The integrity of Richard's voice provides the through line, which is often caught in ghostly tangles of itself or locking into prismatic harmonies, similar to how Prince or D’Angelo treated their voices. On the interludes, which are often as fully formed as the actual songs, Richard isolates and distorts her voice until it seems to separate into kilobytes. “Hey Nikki” is the closest the album comes to settling into an R&B tradition: It's an inversion of Prince’s “Darling Nikki,” considering the character through a different lens; instead of viewing her as an object of desire, it isolates her agency, and the song generates its desire from the aura of that agency. (Blackheart did the same thing with the titular character of Michael Jackson’s “Billie Jean.”) Richard’s voice floats above the music in the verses, but doubles, deepens, and fights through a menacing haze in the chorus: “Hey Nikki/Don't you wanna come and get with me?”

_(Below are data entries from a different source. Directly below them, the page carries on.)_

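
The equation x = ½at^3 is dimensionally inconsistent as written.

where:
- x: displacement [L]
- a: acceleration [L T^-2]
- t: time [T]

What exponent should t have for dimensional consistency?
The exponent of t should be 2: x = ½at^2

The LHS x has dimensions [L]; t has dimensions [T].
As written, the RHS ½at^3 (exponent 3 on t) has dimensions [L T], which does not match.
With exponent 2, the RHS ½at^2 has dimensions [L], matching the LHS.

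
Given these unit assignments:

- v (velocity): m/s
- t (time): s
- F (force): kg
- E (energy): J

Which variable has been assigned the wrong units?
F

The variable F (force) should have units N, not kg.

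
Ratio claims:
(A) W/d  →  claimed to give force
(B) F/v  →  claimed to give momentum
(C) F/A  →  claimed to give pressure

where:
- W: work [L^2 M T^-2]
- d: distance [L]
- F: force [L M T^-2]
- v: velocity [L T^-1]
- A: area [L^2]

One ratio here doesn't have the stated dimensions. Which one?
(B) F/v does not give momentum

(A) W/d: [L M T^-2] = force [L M T^-2] ✓
(B) F/v: [M T^-1] ≠ momentum [L M T^-1] ✗
(C) F/A: [L^-1 M T^-2] = pressure [L^-1 M T^-2] ✓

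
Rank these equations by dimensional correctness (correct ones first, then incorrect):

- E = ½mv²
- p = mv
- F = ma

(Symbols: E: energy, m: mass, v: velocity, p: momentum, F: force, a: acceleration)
Dimensionally correct: E = ½mv², p = mv, F = ma
Dimensionally incorrect: none
Ordered (correct first, then incorrect): E = ½mv², p = mv, F = ma

- E = ½mv²: LHS [L^2 M T^-2], RHS [L^2 M T^-2] → correct ✓
- p = mv: LHS [L M T^-1], RHS [L M T^-1] → correct ✓
- F = ma: LHS [L M T^-2], RHS [L M T^-2] → correct ✓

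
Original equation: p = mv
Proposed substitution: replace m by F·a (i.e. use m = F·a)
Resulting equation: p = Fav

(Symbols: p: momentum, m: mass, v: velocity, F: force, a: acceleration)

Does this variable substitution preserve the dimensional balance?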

After “Hey Nikki” the album descends into a more introspective space. “Sands” describes a past relationship; In “The Louvre” she elevates someone into “a work of art” as a way of letting them go, and then the record itself lets go of its own instrumentation as it segues the outro, “Valhalla.” Richard, her voice heavily processed, finally glimpses her utopia; it is one “where rebels are the majority/And my color isn't a minority.” The tone is one of arrival after a long struggle, but there are hints, too, that this maybe a fantasy: “Escape,” she sings, and it feels as if her promised land was a mirage, forever shimmering just out of reach.